C'est donc dans un contexte brûlant que l'entretien a lieu. Et les esprits s'échauffent rapidement. Très en verve, Apolline de Malherbe y met sur le grill Juan Branco pour connaître son rôle dans l'affaire avant de conclure l'émission en suggérant que l'avocat est un manipulateur, sans donner à son invité le temps de répondre. Une conclusion qui ne passe pas. Face à cette "forme d'accusation", Juan Branco décide à de saisir le CSA. Mais finalement, c'est une autre instance qui a épinglé la journaliste de BFMTV.

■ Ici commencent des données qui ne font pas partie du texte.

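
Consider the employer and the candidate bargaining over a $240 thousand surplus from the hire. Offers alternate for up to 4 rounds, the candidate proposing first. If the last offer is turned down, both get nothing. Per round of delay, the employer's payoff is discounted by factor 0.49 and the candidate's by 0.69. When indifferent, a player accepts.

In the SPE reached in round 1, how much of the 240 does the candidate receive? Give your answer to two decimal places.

163.78

Round 4 (the employer proposes): the candidate will accept anything ≥ 0, so the employer offers 0 and keeps 240.
Round 3 (the candidate proposes): the employer can get 240 next round, worth 0.49 × 240 = 117.6 now, so the candidate offers 117.6, keeping 122.4.
Round 2 (the employer proposes): the candidate can get 122.4 next round, worth 0.69 × 122.4 = 84.456 now; the employer offers that and keeps 155.544.
Round 1 (the candidate proposes): the employer can get 155.544 next round, worth 0.49 × 155.544 = 76.21656 now, so the candidate offers 76.21656, keeping 163.78344.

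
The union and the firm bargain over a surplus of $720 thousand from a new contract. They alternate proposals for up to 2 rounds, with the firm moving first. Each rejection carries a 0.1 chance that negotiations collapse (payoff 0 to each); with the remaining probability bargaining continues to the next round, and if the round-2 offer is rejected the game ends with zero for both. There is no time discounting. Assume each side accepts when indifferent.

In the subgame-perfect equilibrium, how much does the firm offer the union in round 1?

648

By backward induction:
Round 2 (the union proposes): the firm will accept anything ≥ 0, so the union offers 0 and keeps 720.
Round 1 (the firm proposes): rejecting gives the union an expected 0.9 × 720 = 648. The firm offers 648 and keeps 720 − 648 = 72.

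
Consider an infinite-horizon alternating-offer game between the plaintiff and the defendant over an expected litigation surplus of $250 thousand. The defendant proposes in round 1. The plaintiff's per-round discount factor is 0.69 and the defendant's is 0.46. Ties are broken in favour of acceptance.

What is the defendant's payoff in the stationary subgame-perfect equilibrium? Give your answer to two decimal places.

In a stationary SPE each proposer offers the other exactly their discounted continuation value.
If the defendant keeps x when proposing and the plaintiff keeps y when proposing, then x = 250 − 0.69y and y = 250 − 0.46x.
Solving: x = 250(1 − 0.69) / (1 − 0.46·0.69) = 77.5 / 0.6826 ≈ 113.5365.
The plaintiff gets 250 − 113.5365 ≈ 136.4635.

113.54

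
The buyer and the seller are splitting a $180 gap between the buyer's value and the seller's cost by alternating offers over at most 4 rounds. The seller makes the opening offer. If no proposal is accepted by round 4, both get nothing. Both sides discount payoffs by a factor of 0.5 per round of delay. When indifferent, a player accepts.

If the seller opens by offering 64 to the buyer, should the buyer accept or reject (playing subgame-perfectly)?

Reject

Round 4 (the buyer proposes): rejection yields 0 for the seller; the buyer offers 0 and keeps 180.
Round 3 (the seller proposes): the buyer can get 180 next round, worth 0.5 × 180 = 90 now, so the seller offers 90, keeping 90.
Round 2 (the buyer proposes): the seller can get 90 next round, worth 0.5 × 90 = 45 now. The buyer offers 45 and keeps 180 − 45 = 135.
So by rejecting in round 1, the buyer gets 135 next round, worth 0.5 × 135 = 67.5 now.
Offer 64 < 67.5, so the buyer rejects.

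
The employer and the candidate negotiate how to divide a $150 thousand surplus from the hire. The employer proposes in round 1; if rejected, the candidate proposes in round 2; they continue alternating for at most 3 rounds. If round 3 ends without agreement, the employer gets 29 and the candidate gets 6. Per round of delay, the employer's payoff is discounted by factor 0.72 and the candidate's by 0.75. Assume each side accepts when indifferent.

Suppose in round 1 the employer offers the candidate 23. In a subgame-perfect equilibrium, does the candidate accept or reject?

Reject

Round 3 (the employer proposes): the candidate gets 6 if talks fail, so the employer offers 6 and keeps 144.
Round 2 (the candidate proposes): the employer can get 144 next round, worth 0.72 × 144 = 103.68 now, so the candidate offers 103.68, keeping 46.32.
So by rejecting in round 1, the candidate gets 46.32 next round, worth 0.75 × 46.32 = 34.74 now.
Offer 23 < 34.74, so the candidate rejects.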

Une "absence d'objectivité et d'impartialité" ?

Entre le 17 et le 20 février, 23 personnes ont saisi le Conseil de déontologie journalistique et de médiation au sujet de l'interview de Juan Branco dans Bourdin Direct. Est reproché à Apolline de Malherbe, son "absence d'objectivité et d'impartialité", son "animosité et son agressivité", le "non-respect de la véracité des faits" ainsi...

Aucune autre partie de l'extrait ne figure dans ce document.